Il faut enfin souligner la superposition croissante entre acteurs des secteurs marchand et non marchand, renouvelant les modes d’action et de financement des ONG tout en compliquant la lecture de leurs degrés d’indépendance.
D’une part, l’émergence de grandes fondations telles que la fondation Bill & Melinda Gates, dotée d’un capital de 43,5 milliards de dollars, est devenue un paramètre incontournable du financement des ONG. La fondation Gates consacre ainsi à la lutte contre le paludisme et le VIH un budget supérieur à celui de l’Organisation mondiale de la santé (OMS), une partie de ces fonds étant reversés à des ONG de terrain. Les intérêts de l’entreprise et les actions financées par la fondation (par exemple la distribution de logiciels dans le cadre de ses programmes éducatifs) se superposent parfois, illustrant la confusion entre les deux mondes, de même que les méthodes managériales qui gouvernent l’action de la fondation et celle de ses partenaires.
Commentaire : Avec un budget annuel supérieur à 4 milliards de dollars, la Fondation Bill & Melinda Gates « pèse » autant que des organisations internationales massives telles que l’Organisation mondiale pour la santé (OMS) ou le Programme des Nations unies pour le développement (PNUD). Bien que le siège de la fondation soit localisé à Seattle, elle s’organise autour d’un réseau mondial de bureaux, les programmes portant sur les multiples volets du développement (éducation, santé, finance, agriculture, sanitaire, etc.) dans les pays dits « en développement ».
D’autre part, l’action même des ONG se situe parfois au carrefour des deux secteurs, à travers par exemple le financement d’actions de développement directement inspirées du secteur privé. C’est notamment le cas des micro-entreprises et des systèmes de microfinance, qui fournissent 75 % du budget d’une ONG comme BRAC. Les ONG qui interviennent à la croisée des deux mondes transforment ainsi les pratiques de la solidarité autant que celles du secteur privé.
- acteurs > Acteur
- Individu, groupe, organisation dont les actions affectent la distribution des valeurs et ressources à l’échelle planétaire. L’État a longtemps été considéré comme l’acteur principal sur la scène internationale, mais les acteurs non étatiques se sont multipliés et diversifiés (firmes, organisations non gouvernementales, groupes d’intérêt, mafias, acteurs religieux, etc.) au cours des décennies récentes. La mondialisation contemporaine se traduit par la complexification des rapports entre ces acteurs.

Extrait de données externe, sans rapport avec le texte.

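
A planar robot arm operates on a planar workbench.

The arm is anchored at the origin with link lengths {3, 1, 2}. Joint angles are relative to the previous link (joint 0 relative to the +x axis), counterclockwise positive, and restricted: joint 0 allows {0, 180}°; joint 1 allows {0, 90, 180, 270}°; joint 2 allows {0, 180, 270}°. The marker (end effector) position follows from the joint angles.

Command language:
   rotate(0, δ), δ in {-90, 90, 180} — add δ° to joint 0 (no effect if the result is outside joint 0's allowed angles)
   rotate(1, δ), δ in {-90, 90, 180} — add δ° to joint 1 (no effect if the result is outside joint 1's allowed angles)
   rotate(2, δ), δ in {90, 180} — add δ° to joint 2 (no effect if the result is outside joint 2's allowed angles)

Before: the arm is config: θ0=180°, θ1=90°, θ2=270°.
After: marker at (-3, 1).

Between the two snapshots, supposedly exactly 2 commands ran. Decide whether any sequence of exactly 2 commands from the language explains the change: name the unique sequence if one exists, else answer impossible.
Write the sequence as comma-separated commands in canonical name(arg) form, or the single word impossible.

rotate(2, 90), rotate(2, 180)

key: running rotate(2, 180) before rotate(2, 90) would end elsewhere — order is forced
t0: config: θ0=180°, θ1=90°, θ2=270°
t=1 rotate(2, 90) ⇒ config: θ0=180°, θ1=90°, θ2=0°
t=2 rotate(2, 180) ⇒ config: θ0=180°, θ1=90°, θ2=180°
no other 2-command option fits: unique.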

- société civile > Société civile
- À l’échelle nationale, la société civile désigne une entité sociale distincte de l’État et dépassant les individus et les groupes qui la composent (classes sociales, catégories socioprofessionnelles, générations…). La notion de société civile mondiale est apparue au cours des années 1970 (John Burton, World Society) et désigne l’ensemble des relations sociales construites hors du contrôle de l’État sur la scène internationale par la mobilisation de ressortissants de tous les pays pour revendiquer des régulations infra ou supranationales. L’expression masque toutefois une grande diversité. La notion de société-monde apparaît pendant les années 1990 chez les géographes et désigne le processus le plus englobant de création d’un espace social à l’échelle de la planète.
- Sud
- Voir Nord et Sud
- droits humains > Droits de l’homme
- Corps de droits et devoirs fondamentaux inaliénables, imprescriptibles et universels, attachés à la personne humaine. Circonscrits aux seuls « droits naturels » (libertés fondamentales considérées comme consubstantielles à la nature humaine) aux xviie et xviiie siècles, les droits humains sont élargis pour inclure les droits civils, politiques, économiques, sociaux, culturels et environnementaux aux fondements de la liberté et de la dignité humaines. Les droits humains ont été constitutionnalisés dans la plupart des régimes démocratiques. Ils font également l’objet de nombreux textes de protection à l’échelle régionale et internationale.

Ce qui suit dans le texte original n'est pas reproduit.